I feel the result modern Okinawa is attributed to the fact that it is an island. Islands are usually less developed since they don’t attract as many intelligent people as mainlands – a place with interconnected cities – do. I imagine all island nations face this problem. Before the advent of budget flights or ferries, there wasn’t easy access to move to an urban center.

But Okinawa has money, which is what makes it more perplexing. Did U.S. bases provide income? Did tourism? Why is the standard of living in Okinawa, a place with the highest amount of centurions (people aged over 100) in the world, so high? I feel that the latter is targeted toward less developed Okinawa. The ones that eat fish and tofu, and live the expected tropical life. Something that seems to exist only in imagination, my preconception of a tropical island. In reality, the entire island is developed, just as the entirety of Japan and Korea are. Rural areas still have convenient stores and modern facilities.

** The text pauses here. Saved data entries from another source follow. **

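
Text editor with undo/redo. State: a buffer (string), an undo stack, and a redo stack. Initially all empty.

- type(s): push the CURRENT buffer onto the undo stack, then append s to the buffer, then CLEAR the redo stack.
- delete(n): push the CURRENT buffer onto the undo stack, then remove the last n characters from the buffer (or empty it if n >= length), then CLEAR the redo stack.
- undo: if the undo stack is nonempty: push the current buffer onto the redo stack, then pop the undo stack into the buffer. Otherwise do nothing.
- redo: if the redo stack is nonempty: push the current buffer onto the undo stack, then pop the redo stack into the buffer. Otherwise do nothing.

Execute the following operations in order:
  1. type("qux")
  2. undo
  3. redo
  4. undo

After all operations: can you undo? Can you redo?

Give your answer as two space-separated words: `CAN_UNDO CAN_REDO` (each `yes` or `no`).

After op 1 (type): buf='qux' undo_depth=1 redo_depth=0
After op 2 (undo): buf='(empty)' undo_depth=0 redo_depth=1
After op 3 (redo): buf='qux' undo_depth=1 redo_depth=0
After op 4 (undo): buf='(empty)' undo_depth=0 redo_depth=1

Answer: no yes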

Perhaps some genetics are at play. Perhaps Okinawans are genetically diligent, non-hedonistic, stress-free, with high self-control (they invented Karate). The change in technology did not affect this, instead, they adapted. From diligent rice farmers to diligent office workers with nice cars, their attitude remain unaltered. Or perhaps those stats are for the older generation, and the next few generations will die younger.

I don’t know where this post was going. Island Nations and Globalization? I guess I just find globalization overwhelming. It never makes sense to me. And island nations that globalize are even more mind-bottling because they often retain thousands years of culture and genetics (simply because it’s surrounded by water), and then suddenly take in technology, without immigration or emigration of it’s people or other peoples.

Okinawa must not have been sudden, as people handle technology extremely well. In Laos, I’ve seen plastic landfills. What would happen if you gave a Papuan a vending machine?

Thinking about the modernization of Okinawa is probably no different than thinking about the modernization Chinese cities right now: places that received a surplus of money in a short span of time, and the natural unfolding of what people do with it, and how the people adapt. It’s non-sensical, unfair, scary, and utterly interesting.